Reread the question — I was asking wrt digital backs — Hassy seems to have several different systems. Folks with digital experience know that a digital back for an 8x10 will not typically have an 8x10 CMOS sensor — I’ve heard of using scanners! 

 

In any case compact size, ability to use manual lenses and attractive price make sense. 

You are correct. Digital view camera sensors are “scanners”. No one could afford a 4X5 much less an 8X10 sized sensor (not to mention the trouble actually making one!), so they use merely a single line of high resolution sensors, and they scan that across the film plane area. The scanner is shaped like a regular film holder that fits in front of the glass viewing screen displacing it after the photographer has lined up his shot and focused. The ones I have seen are always connected to a laptop and the image is scanned to that. The resultant raw file is huge and the shutter is not used but left open throughout the entire process. Such shots are really only practical for landscapes and architectural photos. Because the scan is two slow for moving objects.

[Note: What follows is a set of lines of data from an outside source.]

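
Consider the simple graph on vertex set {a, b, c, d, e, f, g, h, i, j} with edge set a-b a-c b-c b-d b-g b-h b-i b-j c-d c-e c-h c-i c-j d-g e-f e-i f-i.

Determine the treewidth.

2

A width-2 tree decomposition is:
Bags: B1 = {b, c, d}  B2 = {b, d, g}  B3 = {b, c, i}  B4 = {b, c, j}  B5 = {c, e, i}  B6 = {b, c, h}  B7 = {a, b, c}  B8 = {e, f, i}
Tree: B1–B2, B1–B3, B1–B4, B3–B5, B3–B6, B4–B7, B5–B8
The largest bag has 3 vertices, giving width 2; this decomposition certifies tw(G) ≤ 2. On the other hand G contains the 3-clique {c, e, i}. A clique must lie in a single bag of any decomposition, so no decomposition can have width below 2. The upper and lower bounds meet at 2, so that is the treewidth.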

But I understand that a company called “LargeSense” makes a self-contained 8x10 camera, but it only has a resolution of 3888X3072 pixels (!?) with one enormous 9X11 inch, 32-bit sensor (probably a composite sensor). Unfortunately, the camera is monochrome only, but it has a facility to allow multi-exposure color pictures using filters (there’s an old saying: “Everything old becomes new again” - shades of three strip Technicolor!). The LargeSense LS911 is very expensive; I wonder if the model number is a clue that this camera at US$105,000 is about what an entry-level Porsche 911 would cost?